Just like its bigger "K" brothers, the new CPU is made using the 14nm process technology, having 35W thermal design power and needs the already famous LGA1151 packaging.

Less TDP and Turbo power in the low-end Skylakes compared to previous Haswells

The new design is more than welcomed for users of home computers or office PCs that do not need the computing power of a much more powerful Core i5-6400, i5-6500 and i7-6700T that come with extra 100 and 200 MHz.

In our previous coverage of the new desktop lineup from Intel, we observed that Intel decided to replace the "S" suffix from the most powerful, non-enthusiast oriented CPUs with the "T" letter. Weirdly enough, the "Turbo" feature that some of the new "T" models come with has now 100 MHz - 300 MHz lower maximum Turbo frequencies, and 28% - 33% lower TDP than their Haswell and Broadwell predecessors.
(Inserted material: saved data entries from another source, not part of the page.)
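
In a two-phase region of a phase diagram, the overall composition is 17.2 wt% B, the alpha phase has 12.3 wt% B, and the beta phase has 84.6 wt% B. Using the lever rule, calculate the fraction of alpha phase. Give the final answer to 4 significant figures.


f_alpha = (C_beta - C0) / (C_beta - C_alpha)
f_alpha = (84.6 - 17.2) / (84.6 - 12.3)
f_alpha = 0.9322


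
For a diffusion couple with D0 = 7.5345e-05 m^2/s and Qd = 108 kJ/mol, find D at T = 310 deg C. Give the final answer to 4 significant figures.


D = D0 * exp(-Qd / (R*T))
T = 583.15 K
D = 7.5345e-05 * exp(-108e3 / (8.314 * 583.15))
D = 1.595e-14 m^2/s


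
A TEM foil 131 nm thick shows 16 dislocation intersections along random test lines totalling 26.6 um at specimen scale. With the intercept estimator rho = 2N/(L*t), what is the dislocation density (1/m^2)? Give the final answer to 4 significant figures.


rho = 2N / (L * t)
L = 26.6 um = 2.66e-05 m, t = 131 nm = 1.31e-07 m
rho = 2 * 16 / (2.66e-05 * 1.31e-07)
rho = 9.183e+12 1/m^2


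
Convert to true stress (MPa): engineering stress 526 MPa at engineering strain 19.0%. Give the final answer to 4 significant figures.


sigma_true = sigma_eng * (1 + epsilon_eng)
sigma_true = 526 * (1 + 0.19)
sigma_true = 625.9 MPa


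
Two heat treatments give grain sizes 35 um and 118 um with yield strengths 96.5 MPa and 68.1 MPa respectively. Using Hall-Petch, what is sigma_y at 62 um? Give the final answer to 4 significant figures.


sigma_y = sigma0 + k / sqrt(d)
1/sqrt(d1) = 1/sqrt(3.5e-05) = 169.031;  1/sqrt(d2) = 92.0575
k = (sigma1 - sigma2) / (1/sqrt(d1) - 1/sqrt(d2)) = (96.5 - 68.1) / (169.031 - 92.0575) = 0.368959 MPa*m^0.5
sigma0 = sigma1 - k/sqrt(d1) = 96.5 - 0.368959*169.031 = 34.1346 MPa
sigma_y(d3) = 34.1346 + 0.368959 / sqrt(6.2e-05) = 80.99 MPa


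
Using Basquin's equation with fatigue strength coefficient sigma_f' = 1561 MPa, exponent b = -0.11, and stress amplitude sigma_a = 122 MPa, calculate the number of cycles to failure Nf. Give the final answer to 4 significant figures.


sigma_a = sigma_f' * (2*Nf)^b
2*Nf = (sigma_a / sigma_f')^(1/b)
2*Nf = (122 / 1561)^(1/-0.11)
2*Nf = 1.15885e+10
Nf = 5.794e+09 cycles


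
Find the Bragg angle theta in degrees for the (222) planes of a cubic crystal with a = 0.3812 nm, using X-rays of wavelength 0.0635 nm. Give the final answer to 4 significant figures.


d = a / sqrt(h^2+k^2+l^2)
d = 0.3812 / sqrt(12) = 0.110043 nm
lambda = 2*d*sin(theta)  =>  sin(theta) = lambda / (2*d)
sin(theta) = 0.0635 / (2 * 0.110043) = 0.288524
theta = 16.77 deg


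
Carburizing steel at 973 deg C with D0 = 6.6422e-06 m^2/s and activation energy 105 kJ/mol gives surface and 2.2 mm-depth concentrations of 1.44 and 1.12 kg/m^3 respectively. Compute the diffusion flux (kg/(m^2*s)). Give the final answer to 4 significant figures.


Step 1: D = D0 * exp(-Qd/(R*T))
T = 973 + 273.15 = 1246.15 K
D = 6.6422e-06 * exp(-105e3 / (8.314 * 1246.15)) = 2.63565e-10 m^2/s
Step 2: J = D * (C1 - C2) / dx
J = 2.63565e-10 * (1.44 - 1.12) / 2.2e-03
J = 3.834e-08 kg/(m^2*s)


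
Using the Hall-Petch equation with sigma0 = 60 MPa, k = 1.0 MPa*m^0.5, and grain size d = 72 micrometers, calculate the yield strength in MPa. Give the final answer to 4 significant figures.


sigma_y = sigma0 + k / sqrt(d)
d = 72 um = 7.2e-05 m
sigma_y = 60 + 1.0 / sqrt(7.2e-05)
sigma_y = 177.9 MPa


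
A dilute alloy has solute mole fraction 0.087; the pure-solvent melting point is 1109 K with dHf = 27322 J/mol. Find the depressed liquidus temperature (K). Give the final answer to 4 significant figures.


dT = R*Tm^2*x / dHf
dT = 8.314 * 1109^2 * 0.087 / 27322
dT = 32.5597 K
T_new = 1109 - 32.5597 = 1076 K


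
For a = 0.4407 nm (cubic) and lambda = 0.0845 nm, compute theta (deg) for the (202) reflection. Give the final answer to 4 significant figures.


d = a / sqrt(h^2+k^2+l^2)
d = 0.4407 / sqrt(8) = 0.155811 nm
lambda = 2*d*sin(theta)  =>  sin(theta) = lambda / (2*d)
sin(theta) = 0.0845 / (2 * 0.155811) = 0.271162
theta = 15.73 deg


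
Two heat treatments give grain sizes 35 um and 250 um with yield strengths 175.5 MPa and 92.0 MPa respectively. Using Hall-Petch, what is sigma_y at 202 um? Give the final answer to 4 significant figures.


sigma_y = sigma0 + k / sqrt(d)
1/sqrt(d1) = 1/sqrt(3.5e-05) = 169.031;  1/sqrt(d2) = 63.2456
k = (sigma1 - sigma2) / (1/sqrt(d1) - 1/sqrt(d2)) = (175.5 - 92.0) / (169.031 - 63.2456) = 0.789335 MPa*m^0.5
sigma0 = sigma1 - k/sqrt(d1) = 175.5 - 0.789335*169.031 = 42.0781 MPa
sigma_y(d3) = 42.0781 + 0.789335 / sqrt(2.02e-04) = 97.62 MPa


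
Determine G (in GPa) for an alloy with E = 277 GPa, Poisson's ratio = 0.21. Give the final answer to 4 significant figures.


G = E / (2*(1+nu))
G = 277 / (2*(1+0.21))
G = 114.5 GPa


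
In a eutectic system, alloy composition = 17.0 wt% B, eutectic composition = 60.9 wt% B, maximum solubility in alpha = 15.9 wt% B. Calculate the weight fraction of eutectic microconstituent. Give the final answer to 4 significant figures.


f_primary = (C_e - C0) / (C_e - C_alpha_max)
f_primary = (60.9 - 17.0) / (60.9 - 15.9)
f_primary = 0.975556
f_eutectic = 1 - 0.975556 = 0.02444


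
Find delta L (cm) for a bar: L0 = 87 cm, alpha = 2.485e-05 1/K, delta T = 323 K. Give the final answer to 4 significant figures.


dL = L0 * alpha * dT
dL = 87 * 2.485e-05 * 323
dL = 0.6983 cm


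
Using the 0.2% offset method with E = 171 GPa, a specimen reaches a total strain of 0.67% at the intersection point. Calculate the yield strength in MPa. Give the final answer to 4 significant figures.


Offset strain = 0.002
Elastic strain at yield = total_strain - offset = 6.7e-03 - 0.002 = 4.7e-03
sigma_y = E * elastic_strain = 171000 * 4.7e-03
sigma_y = 803.7 MPa


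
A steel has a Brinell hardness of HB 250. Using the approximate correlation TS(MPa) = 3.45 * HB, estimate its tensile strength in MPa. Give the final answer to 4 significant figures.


TS (MPa) = 3.45 * HB
TS = 3.45 * 250
TS = 862.5 MPa


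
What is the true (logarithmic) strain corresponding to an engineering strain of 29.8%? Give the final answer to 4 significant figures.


epsilon_true = ln(1 + epsilon_eng)
epsilon_true = ln(1 + 0.298)
epsilon_true = 0.2608


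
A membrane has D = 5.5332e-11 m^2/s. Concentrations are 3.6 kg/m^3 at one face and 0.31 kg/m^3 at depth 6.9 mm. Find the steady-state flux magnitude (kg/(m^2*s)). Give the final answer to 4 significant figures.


J = -D * (dC/dx) = D * (C1 - C2) / dx
J = 5.5332e-11 * (3.6 - 0.31) / 6.9e-03
J = 2.638e-08 kg/(m^2*s)


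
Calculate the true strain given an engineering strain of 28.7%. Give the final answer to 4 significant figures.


epsilon_true = ln(1 + epsilon_eng)
epsilon_true = ln(1 + 0.287)
epsilon_true = 0.2523


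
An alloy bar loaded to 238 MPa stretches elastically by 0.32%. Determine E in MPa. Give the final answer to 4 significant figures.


E = sigma / epsilon
epsilon = 0.32% = 3.2e-03
E = 238 / 3.2e-03
E = 74380 MPa


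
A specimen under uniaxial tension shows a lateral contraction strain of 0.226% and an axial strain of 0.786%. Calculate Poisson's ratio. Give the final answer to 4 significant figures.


nu = -epsilon_lat / epsilon_axial
Lateral strain is contraction (negative), so using magnitudes:
nu = 0.226 / 0.786
nu = 0.2875


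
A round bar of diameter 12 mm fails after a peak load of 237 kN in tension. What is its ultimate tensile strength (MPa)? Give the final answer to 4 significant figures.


A0 = pi*(d/2)^2 = pi*(12/2)^2 = 113.097 mm^2
UTS = F_max / A0 = 237*1000 / 113.097
UTS = 2096 MPa


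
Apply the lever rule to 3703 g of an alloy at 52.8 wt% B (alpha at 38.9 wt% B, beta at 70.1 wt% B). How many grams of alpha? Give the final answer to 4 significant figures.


f_alpha = (C_beta - C0) / (C_beta - C_alpha)
f_alpha = (70.1 - 52.8) / (70.1 - 38.9) = 0.554487
m_alpha = f_alpha * m_total = 0.554487 * 3703 = 2053 g


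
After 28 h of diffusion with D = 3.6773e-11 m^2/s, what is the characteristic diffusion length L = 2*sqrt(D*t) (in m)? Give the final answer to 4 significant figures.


t = 28 hr = 100800 s
Diffusion length = 2*sqrt(D*t)
= 2*sqrt(3.6773e-11 * 100800)
= 3.851e-03 m


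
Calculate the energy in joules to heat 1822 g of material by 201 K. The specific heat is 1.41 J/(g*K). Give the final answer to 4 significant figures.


Q = m * cp * dT
Q = 1822 * 1.41 * 201
Q = 516400 J


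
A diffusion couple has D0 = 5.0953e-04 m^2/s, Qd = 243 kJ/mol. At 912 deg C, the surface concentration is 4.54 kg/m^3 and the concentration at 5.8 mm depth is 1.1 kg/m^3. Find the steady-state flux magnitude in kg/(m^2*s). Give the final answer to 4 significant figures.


Step 1: D = D0 * exp(-Qd/(R*T))
T = 912 + 273.15 = 1185.15 K
D = 5.0953e-04 * exp(-243e3 / (8.314 * 1185.15)) = 9.92502e-15 m^2/s
Step 2: J = D * (C1 - C2) / dx
J = 9.92502e-15 * (4.54 - 1.1) / 5.8e-03
J = 5.887e-12 kg/(m^2*s)


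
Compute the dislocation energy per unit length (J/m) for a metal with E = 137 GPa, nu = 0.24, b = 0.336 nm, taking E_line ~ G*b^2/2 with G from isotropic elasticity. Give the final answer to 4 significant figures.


Step 1: G = E / (2*(1+nu))
G = 137 / (2*(1+0.24)) = 55.2419 GPa = 5.52419e+10 Pa
Step 2: E_line = G*b^2/2
b = 0.336 nm = 3.36e-10 m
E_line = 0.5 * 5.52419e+10 * (3.36e-10)^2 = 3.118e-09 J/m


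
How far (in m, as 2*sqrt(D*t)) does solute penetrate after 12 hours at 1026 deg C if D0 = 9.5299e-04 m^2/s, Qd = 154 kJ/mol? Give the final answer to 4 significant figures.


Step 1: D = D0 * exp(-Qd/(R*T))
T = 1299.15 K
D = 9.5299e-04 * exp(-154e3 / (8.314 * 1299.15)) = 6.12379e-10 m^2/s
Step 2: L = 2*sqrt(D*t)
t = 12 h = 43200 s
L = 2*sqrt(6.12379e-10 * 43200) = 0.01029 m


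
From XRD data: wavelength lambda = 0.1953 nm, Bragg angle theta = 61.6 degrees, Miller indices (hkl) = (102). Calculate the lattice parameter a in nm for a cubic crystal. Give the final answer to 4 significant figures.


d = lambda / (2*sin(theta))
d = 0.1953 / (2*sin(61.6 deg))
d = 0.11101 nm
a = d * sqrt(h^2+k^2+l^2) = 0.11101 * sqrt(5)
a = 0.2482 nm


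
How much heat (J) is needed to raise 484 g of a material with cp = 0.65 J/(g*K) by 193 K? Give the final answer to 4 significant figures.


Q = m * cp * dT
Q = 484 * 0.65 * 193
Q = 60720 J


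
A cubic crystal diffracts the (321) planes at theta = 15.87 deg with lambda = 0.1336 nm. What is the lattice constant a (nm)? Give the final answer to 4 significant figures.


d = lambda / (2*sin(theta))
d = 0.1336 / (2*sin(15.87 deg))
d = 0.244281 nm
a = d * sqrt(h^2+k^2+l^2) = 0.244281 * sqrt(14)
a = 0.914 nm


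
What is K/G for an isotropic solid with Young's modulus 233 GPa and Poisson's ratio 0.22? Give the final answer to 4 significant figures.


G = E / (2*(1+nu))
G = 233 / (2*(1+0.22)) = 95.4918 GPa
K = E / (3*(1-2*nu))
K = 233 / (3*(1-2*0.22)) = 138.69 GPa
K/G = 138.69 / 95.4918 = 1.452


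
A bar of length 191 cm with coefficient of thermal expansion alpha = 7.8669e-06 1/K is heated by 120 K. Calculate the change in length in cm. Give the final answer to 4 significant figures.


dL = L0 * alpha * dT
dL = 191 * 7.8669e-06 * 120
dL = 0.1803 cm


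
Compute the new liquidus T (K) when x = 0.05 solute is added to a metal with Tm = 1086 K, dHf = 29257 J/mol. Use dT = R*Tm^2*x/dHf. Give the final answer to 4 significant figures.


dT = R*Tm^2*x / dHf
dT = 8.314 * 1086^2 * 0.05 / 29257
dT = 16.7575 K
T_new = 1086 - 16.7575 = 1069 K


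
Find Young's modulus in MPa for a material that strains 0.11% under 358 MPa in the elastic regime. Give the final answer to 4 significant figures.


E = sigma / epsilon
epsilon = 0.11% = 1.1e-03
E = 358 / 1.1e-03
E = 325500 MPa


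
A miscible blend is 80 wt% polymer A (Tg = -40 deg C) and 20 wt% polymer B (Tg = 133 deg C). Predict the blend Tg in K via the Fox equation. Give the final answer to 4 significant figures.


1/Tg = w1/Tg1 + w2/Tg2 (in Kelvin)
Tg1 = 233.15 K, Tg2 = 406.15 K
1/Tg = 0.8/233.15 + 0.2/406.15
Tg = 254.9 K


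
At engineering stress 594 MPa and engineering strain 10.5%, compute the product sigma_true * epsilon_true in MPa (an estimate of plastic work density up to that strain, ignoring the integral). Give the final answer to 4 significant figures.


sigma_true = sigma_eng * (1 + epsilon_eng)
sigma_true = 594 * (1 + 0.105) = 656.37 MPa
epsilon_true = ln(1 + epsilon_eng)
epsilon_true = ln(1 + 0.105) = 0.0998453
sigma_true * epsilon_true = 656.37 * 0.0998453 = 65.54 MPa


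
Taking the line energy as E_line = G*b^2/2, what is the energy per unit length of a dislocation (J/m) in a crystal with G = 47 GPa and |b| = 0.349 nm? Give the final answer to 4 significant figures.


E = G*b^2/2
b = 0.349 nm = 3.49e-10 m
G = 47 GPa = 4.7e+10 Pa
E = 0.5 * 4.7e+10 * (3.49e-10)^2
E = 2.862e-09 J/m


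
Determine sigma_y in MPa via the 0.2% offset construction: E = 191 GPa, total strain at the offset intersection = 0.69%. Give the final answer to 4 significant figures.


Offset strain = 0.002
Elastic strain at yield = total_strain - offset = 6.9e-03 - 0.002 = 4.9e-03
sigma_y = E * elastic_strain = 191000 * 4.9e-03
sigma_y = 935.9 MPa


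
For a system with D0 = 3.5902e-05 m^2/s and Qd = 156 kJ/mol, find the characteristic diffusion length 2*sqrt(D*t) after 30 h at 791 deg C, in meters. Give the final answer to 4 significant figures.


Step 1: D = D0 * exp(-Qd/(R*T))
T = 1064.15 K
D = 3.5902e-05 * exp(-156e3 / (8.314 * 1064.15)) = 7.89695e-13 m^2/s
Step 2: L = 2*sqrt(D*t)
t = 30 h = 108000 s
L = 2*sqrt(7.89695e-13 * 108000) = 5.841e-04 m


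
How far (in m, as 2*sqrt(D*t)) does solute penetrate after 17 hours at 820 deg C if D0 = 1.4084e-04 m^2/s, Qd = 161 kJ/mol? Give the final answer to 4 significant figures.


Step 1: D = D0 * exp(-Qd/(R*T))
T = 1093.15 K
D = 1.4084e-04 * exp(-161e3 / (8.314 * 1093.15)) = 2.85292e-12 m^2/s
Step 2: L = 2*sqrt(D*t)
t = 17 h = 61200 s
L = 2*sqrt(2.85292e-12 * 61200) = 8.357e-04 m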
The reason why Intel decided to do this is either to help CPUs become more eco-friendly, which may be a subject of interest for casual Intel customers, while keeping the thermal design power unhinged and providing maximum performance on the enthusiast-oriented "K" models, since consumers of these CPUs don't really care about eco-friendliness.

This would also help Intel sell the high-end "K" models more if users want Haswell-type performance since the prices between old- and new-gen Intel architectures are still the same in retails.

Apparently, the new Pentium G4500T is currently available in store in Akihabara shopping district in Japan and Akiba PC reports it costs about ¥10300 ($86).